Minister recruits leading banker
LEADING banker Angus Barker is joining Trade and Investment Minister Andrew Robb's team as an adviser from next week.
LEADING investment banker Angus Barker is joining Trade and Investment Minister Andrew Robb's team as an adviser from next week.
The recruitment of Mr Barker, managing director of Flagstaff Partners corporate advisory firm, completes a high-level, hand-picked team to drive the government's "open for business" policy.
This also includes as trade adviser Lyall Howard, who has strong agricultural links and has held senior jobs with Rio Tinto and BHP Billiton.
It is understood that Mr Barker is seen by Mr Robb to have the specific experience required to help him to pursue an aggressive investment agenda. The minister has said he wants to view investment through a commercial prism.
A spokesman for the minister said yesterday: "Mr Barker will help in identifying opportunity, as well as helping join some of the dots to aid investment. He will play a major role in terms of outreach and consultation with the private sector."
Mr Barker, 45, grew up in country Victoria. After graduating from the University of Melbourne with first-class honours in commerce, he took a masters of philosophy at Cambridge University, majoring in economics and finance.
After working in London for three years, he spent 17 years in Asia and Australia -- chiefly based in Hong Kong -- for firms that merged into UBS. After two years as UBS's head of mergers and acquisitions for Asia, he moved in 2007 to Deutsche Bank as a managing director. Last year he moved to Flagstaff, where he has been a managing director and partner.
"I think it's going to be a very interesting opportunity to make a contribution to a government with a pretty ambitious pro-investment agenda," he said yesterday. "It feels the right time to make a contribution in a new way.

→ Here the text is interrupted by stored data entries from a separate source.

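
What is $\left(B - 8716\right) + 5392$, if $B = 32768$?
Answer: $29444$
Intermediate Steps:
$\left(B - 8716\right) + 5392 = \left(32768 - 8716\right) + 5392 = 24052 + 5392 = 29444$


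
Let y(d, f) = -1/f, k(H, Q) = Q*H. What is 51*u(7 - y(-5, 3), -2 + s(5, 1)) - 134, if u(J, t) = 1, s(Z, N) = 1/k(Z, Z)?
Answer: -83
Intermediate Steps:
k(H, Q) = H*Q
s(Z, N) = Z**(-2) (s(Z, N) = 1/(Z*Z) = 1/(Z**2) = Z**(-2))
51*u(7 - y(-5, 3), -2 + s(5, 1)) - 134 = 51*1 - 134 = 51 - 134 = -83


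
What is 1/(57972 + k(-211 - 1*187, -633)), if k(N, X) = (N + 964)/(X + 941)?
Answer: 154/8927971 ≈ 1.7249e-5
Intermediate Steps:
k(N, X) = (964 + N)/(941 + X)
1/(57972 + k(-211 - 1*187, -633)) = 1/(57972 + (964 + (-211 - 1*187))/(941 - 633)) = 1/(57972 + (964 + (-211 - 187))/308) = 1/(57972 + (964 - 398)/308) = 1/(57972 + (1/308)*566) = 1/(57972 + 283/154) = 1/(8927971/154) = 154/8927971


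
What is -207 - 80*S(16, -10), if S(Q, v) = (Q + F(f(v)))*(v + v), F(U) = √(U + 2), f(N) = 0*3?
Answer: 25393 + 1600*√2 ≈ 27656.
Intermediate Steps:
f(N) = 0
F(U) = √(2 + U)
S(Q, v) = 2*v*(Q + √2) (S(Q, v) = (Q + √(2 + 0))*(v + v) = (Q + √2)*(2*v) = 2*v*(Q + √2))
-207 - 80*S(16, -10) = -207 - 160*(-10)*(16 + √2) = -207 - 80*(-320 - 20*√2) = -207 + (25600 + 1600*√2) = 25393 + 1600*√2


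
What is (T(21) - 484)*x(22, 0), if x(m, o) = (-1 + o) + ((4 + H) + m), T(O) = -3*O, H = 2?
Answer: -14769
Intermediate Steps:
x(m, o) = 5 + m + o (x(m, o) = (-1 + o) + ((4 + 2) + m) = (-1 + o) + (6 + m) = 5 + m + o)
(T(21) - 484)*x(22, 0) = (-3*21 - 484)*(5 + 22 + 0) = (-63 - 484)*27 = -547*27 = -14769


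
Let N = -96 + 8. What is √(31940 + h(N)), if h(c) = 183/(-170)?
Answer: 109*√77690/170 ≈ 178.71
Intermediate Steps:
N = -88
h(c) = -183/170 (h(c) = 183*(-1/170) = -183/170)
√(31940 + h(N)) = √(31940 - 183/170) = √(5429617/170) = 109*√77690/170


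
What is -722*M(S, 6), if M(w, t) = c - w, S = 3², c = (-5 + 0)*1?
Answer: 10108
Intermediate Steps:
c = -5 (c = -5*1 = -5)
S = 9
M(w, t) = -5 - w
-722*M(S, 6) = -722*(-5 - 1*9) = -722*(-5 - 9) = -722*(-14) = 10108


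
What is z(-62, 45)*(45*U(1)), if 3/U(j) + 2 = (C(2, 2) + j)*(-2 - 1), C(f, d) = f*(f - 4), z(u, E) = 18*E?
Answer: 109350/7 ≈ 15621.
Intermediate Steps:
C(f, d) = f*(-4 + f)
U(j) = 3/(10 - 3*j) (U(j) = 3/(-2 + (2*(-4 + 2) + j)*(-2 - 1)) = 3/(-2 + (2*(-2) + j)*(-3)) = 3/(-2 + (-4 + j)*(-3)) = 3/(-2 + (12 - 3*j)) = 3/(10 - 3*j))
z(-62, 45)*(45*U(1)) = (18*45)*(45*(-3/(-10 + 3*1))) = 810*(45*(-3/(-10 + 3))) = 810*(45*(-3/(-7))) = 810*(45*(-3*(-⅐))) = 810*(45*(3/7)) = 810*(135/7) = 109350/7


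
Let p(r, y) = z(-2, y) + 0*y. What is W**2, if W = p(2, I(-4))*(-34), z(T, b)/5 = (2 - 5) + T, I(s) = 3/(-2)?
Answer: 722500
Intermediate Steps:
I(s) = -3/2 (I(s) = 3*(-1/2) = -3/2)
z(T, b) = -15 + 5*T (z(T, b) = 5*((2 - 5) + T) = 5*(-3 + T) = -15 + 5*T)
p(r, y) = -25 (p(r, y) = (-15 + 5*(-2)) + 0*y = (-15 - 10) + 0 = -25 + 0 = -25)
W = 850 (W = -25*(-34) = 850)
W**2 = 850**2 = 722500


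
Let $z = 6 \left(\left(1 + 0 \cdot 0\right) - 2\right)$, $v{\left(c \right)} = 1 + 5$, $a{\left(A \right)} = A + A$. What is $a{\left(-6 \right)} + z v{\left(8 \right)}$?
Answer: $-48$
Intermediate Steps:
$a{\left(A \right)} = 2 A$
$v{\left(c \right)} = 6$
$z = -6$ ($z = 6 \left(\left(1 + 0\right) - 2\right) = 6 \left(1 - 2\right) = 6 \left(-1\right) = -6$)
$a{\left(-6 \right)} + z v{\left(8 \right)} = 2 \left(-6\right) - 36 = -12 - 36 = -48$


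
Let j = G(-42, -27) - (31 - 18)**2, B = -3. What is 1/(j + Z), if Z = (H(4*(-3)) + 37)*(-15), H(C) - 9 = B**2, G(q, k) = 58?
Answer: -1/936 ≈ -0.0010684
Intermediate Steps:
H(C) = 18 (H(C) = 9 + (-3)**2 = 9 + 9 = 18)
Z = -825 (Z = (18 + 37)*(-15) = 55*(-15) = -825)
j = -111 (j = 58 - (31 - 18)**2 = 58 - 1*13**2 = 58 - 1*169 = 58 - 169 = -111)
1/(j + Z) = 1/(-111 - 825) = 1/(-936) = -1/936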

I'm very much looking forward to it, after decades of advisory experience with major corporations, resulting in the sort of connectivity and insights which the minister will be looking to bring to bear in his portfolio."
Mr Barker believes it is positive to have more people willing to move between business and government. "When the minister calls, there's only one answer," he said.
The more exchange between the two, "the better the policy outcomes", he said, aided by "a more consultative and less interventionist government that is focused on growing the pie, to the benefit of both employees and the country as a whole".
Mr Barker is chairman of the alumni council for Melbourne University's business and economics faculty.